Le 20 février prolonge la trajectoire des séances précédentes:

– Contre les « généralisations » de surplomb, une logique des conditions (ce qui rend borroméen à quatre, à cinq…).

– Pour une écriture opératoire (la bande de Slade) qui rende décidable l’équivalence ou la différence d’un lien.

– Avec une discipline de séance où l’argument juste l’emporte, fût-il venu de la salle : la topologie n’est pas un emblème, c’est un calcul.

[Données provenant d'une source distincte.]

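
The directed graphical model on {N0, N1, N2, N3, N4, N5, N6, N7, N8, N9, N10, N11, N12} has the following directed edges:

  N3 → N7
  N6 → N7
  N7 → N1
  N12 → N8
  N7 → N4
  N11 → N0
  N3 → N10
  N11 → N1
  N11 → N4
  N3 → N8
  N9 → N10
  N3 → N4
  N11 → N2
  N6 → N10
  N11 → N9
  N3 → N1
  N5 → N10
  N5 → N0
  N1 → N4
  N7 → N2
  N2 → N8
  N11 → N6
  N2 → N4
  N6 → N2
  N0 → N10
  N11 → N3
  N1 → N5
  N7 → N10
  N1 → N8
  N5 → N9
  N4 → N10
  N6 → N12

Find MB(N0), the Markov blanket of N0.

N0's parents: N5, N11.
Children of N0: N10.
Other parents of N0's children:
  N10's other parents are N3, N4, N5, N6, N7, N9.
Taking the union gives {N3, N4, N5, N6, N7, N9, N10, N11}.

{N3, N4, N5, N6, N7, N9, N10, N11}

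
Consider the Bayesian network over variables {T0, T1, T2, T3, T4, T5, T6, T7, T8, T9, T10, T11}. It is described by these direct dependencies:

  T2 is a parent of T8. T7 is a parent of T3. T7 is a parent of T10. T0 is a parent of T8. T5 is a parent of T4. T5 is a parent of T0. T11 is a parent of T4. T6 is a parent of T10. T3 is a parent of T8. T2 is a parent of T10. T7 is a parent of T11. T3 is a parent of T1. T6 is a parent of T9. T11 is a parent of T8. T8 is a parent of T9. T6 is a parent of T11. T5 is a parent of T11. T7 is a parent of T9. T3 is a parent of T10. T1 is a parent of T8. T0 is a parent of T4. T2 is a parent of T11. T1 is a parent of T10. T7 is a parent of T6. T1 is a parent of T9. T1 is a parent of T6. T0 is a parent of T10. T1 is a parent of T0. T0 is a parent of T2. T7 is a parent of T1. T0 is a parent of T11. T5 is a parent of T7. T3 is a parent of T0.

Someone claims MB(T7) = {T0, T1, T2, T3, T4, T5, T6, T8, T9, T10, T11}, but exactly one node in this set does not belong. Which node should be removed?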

Tout l’enjeu clinique s’y lit : si l’analyse « coupe », c’est qu’elle sait où et comment couper — non pas au nom d’un nombre, mais à partir des dépendances effectives qui font tenir un montage.

Leçon du 13 mars 1979

« Il y a quelque chose que je vous ai dit : pourquoi n’y aurait-il pas un troisième sexe ? »
« Je voudrais aujourd’hui vous faire sentir que le borroméen généralisé, ce n’est pas une petite affaire. »

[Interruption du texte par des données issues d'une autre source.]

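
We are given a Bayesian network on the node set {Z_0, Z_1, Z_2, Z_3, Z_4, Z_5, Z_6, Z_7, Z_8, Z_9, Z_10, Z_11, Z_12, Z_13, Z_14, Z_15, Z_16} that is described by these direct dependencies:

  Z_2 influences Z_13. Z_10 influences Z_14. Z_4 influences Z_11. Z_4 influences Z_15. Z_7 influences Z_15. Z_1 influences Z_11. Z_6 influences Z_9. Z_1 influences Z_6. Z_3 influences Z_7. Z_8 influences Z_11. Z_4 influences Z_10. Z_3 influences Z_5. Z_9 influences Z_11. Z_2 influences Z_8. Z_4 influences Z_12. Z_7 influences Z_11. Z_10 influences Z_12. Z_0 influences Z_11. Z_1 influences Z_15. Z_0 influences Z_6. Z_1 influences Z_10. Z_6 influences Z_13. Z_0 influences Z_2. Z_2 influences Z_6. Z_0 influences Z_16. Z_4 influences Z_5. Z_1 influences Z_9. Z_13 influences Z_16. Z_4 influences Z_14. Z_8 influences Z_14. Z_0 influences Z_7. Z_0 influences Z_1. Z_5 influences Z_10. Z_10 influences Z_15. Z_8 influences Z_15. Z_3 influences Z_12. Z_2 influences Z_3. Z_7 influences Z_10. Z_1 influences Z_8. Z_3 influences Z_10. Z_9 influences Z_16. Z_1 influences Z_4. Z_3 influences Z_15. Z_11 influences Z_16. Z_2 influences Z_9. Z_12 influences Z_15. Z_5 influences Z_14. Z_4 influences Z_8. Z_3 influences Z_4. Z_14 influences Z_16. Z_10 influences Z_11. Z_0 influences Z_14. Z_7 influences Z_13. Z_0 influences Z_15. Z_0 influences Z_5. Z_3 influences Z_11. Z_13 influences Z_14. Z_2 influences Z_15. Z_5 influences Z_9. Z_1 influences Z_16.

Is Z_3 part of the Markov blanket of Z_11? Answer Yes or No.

Z_3 is a parent of Z_11.
So Z_3 ∈ MB(Z_11).

Yes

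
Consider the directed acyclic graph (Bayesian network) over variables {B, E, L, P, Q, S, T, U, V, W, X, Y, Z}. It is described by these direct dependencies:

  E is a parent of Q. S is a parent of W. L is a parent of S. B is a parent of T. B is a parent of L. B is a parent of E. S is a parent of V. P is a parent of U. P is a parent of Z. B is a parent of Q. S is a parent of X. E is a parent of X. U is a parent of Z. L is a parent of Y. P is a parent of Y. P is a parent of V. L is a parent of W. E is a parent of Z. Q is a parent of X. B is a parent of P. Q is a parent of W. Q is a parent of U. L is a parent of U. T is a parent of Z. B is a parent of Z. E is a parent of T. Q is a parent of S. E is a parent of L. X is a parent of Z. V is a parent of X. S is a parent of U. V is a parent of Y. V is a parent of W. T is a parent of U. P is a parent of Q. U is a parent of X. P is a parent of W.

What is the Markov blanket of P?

{B, E, L, Q, S, T, U, V, W, X, Y, Z}

P has parent B.
P has children Q, U, V, W, Y, Z.
Other parents of P's children:
  Q also has parents B, E.
  U also has parents L, Q, S, T.
  V also has parent S.
  W also has parents L, Q, S, V.
  parents(Y) \ {P} = {L, V}.
  Z also has parents B, E, T, U, X.
Taking the union gives {B, E, L, Q, S, T, U, V, W, X, Y, Z}.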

L’attaque par la question du « troisième sexe » n’introduit pas une nouvelle identité (une étiquette de plus), mais une mise en crise des façons usuelles de faire tenir les places sexuelles. Dans l’esprit de l’année (et déjà du 16 janvier), Lacan s’oppose aux solutions d’initiation qui scellent l’appartenance (« on s’élève au Phallus ») : plutôt que de refermer le jeu par un titre ou une classe, il montre que la sexuation se décide au niveau des opérations de nouage — là où l’on constate comment ça tient ou ça lâche, et non par proclamation d’une essence. La formule « pourquoi n’y aurait-il pas » n’est pas un programme identitaire : c’est une question opératoire qui désinscrit le sujet des garanties et oblige à regarder ce que produit une certaine manière de lier les registres.

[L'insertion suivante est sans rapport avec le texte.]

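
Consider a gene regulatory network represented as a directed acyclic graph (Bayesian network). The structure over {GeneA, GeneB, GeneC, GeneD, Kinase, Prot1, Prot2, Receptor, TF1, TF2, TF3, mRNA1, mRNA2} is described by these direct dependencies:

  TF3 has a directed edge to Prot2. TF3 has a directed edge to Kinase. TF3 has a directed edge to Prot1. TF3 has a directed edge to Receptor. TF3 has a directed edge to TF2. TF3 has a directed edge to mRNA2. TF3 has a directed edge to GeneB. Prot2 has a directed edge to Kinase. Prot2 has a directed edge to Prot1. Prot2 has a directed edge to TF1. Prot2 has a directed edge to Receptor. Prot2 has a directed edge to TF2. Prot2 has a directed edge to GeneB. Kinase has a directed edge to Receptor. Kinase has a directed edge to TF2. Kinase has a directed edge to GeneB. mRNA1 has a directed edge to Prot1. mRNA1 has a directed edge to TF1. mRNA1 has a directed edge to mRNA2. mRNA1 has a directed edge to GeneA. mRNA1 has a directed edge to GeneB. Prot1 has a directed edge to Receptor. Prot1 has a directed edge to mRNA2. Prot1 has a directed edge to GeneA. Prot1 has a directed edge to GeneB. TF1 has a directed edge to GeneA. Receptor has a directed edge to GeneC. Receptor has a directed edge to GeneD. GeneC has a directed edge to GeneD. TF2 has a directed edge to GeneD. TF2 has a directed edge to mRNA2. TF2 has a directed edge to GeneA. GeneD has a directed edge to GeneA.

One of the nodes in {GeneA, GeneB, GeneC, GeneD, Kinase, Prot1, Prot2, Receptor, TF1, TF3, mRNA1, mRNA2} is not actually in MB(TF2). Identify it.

TF2's parents: Kinase, Prot2, TF3.
Ch(TF2) = {GeneA, GeneD, mRNA2}.
Parents of each child, excluding TF2:
  GeneD: GeneC, Receptor
  mRNA2: Prot1, TF3, mRNA1
  GeneA: GeneD, Prot1, TF1, mRNA1
MB(TF2) = {GeneA, GeneC, GeneD, Kinase, Prot1, Prot2, Receptor, TF1, TF3, mRNA1, mRNA2}.
GeneB is neither a parent, child, nor co-parent of TF2, so it does not belong.

GeneB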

La seconde phrase donne le cadre : le borroméen généralisé « n’est pas une petite affaire ». Autrement dit, on ne généralise pas le borroméen par un simple motif décoratif ni par une recette numérique ; on doit déterminer des conditions de tenue : à partir de combien d’anneaux, et selon quels passages, un système devient tel que la suppression contrôlée de certains éléments défait l’ensemble. C’est une méthode : plutôt que de demander « ce que ça veut dire », on fabrique (par coupures, redoublements, passages dessous/dessus) une configuration dont on peut vérifier que tel retrait fait tout lâcher et tel autre non. En ce sens, le « généralisé » renforce la clinique : on n’y lit pas un symbole, on y éprouve une nécessité — ce qui tient, ce qui ne tient plus, et où viser lorsqu’une intervention doit déplacer la tenue du symptôme.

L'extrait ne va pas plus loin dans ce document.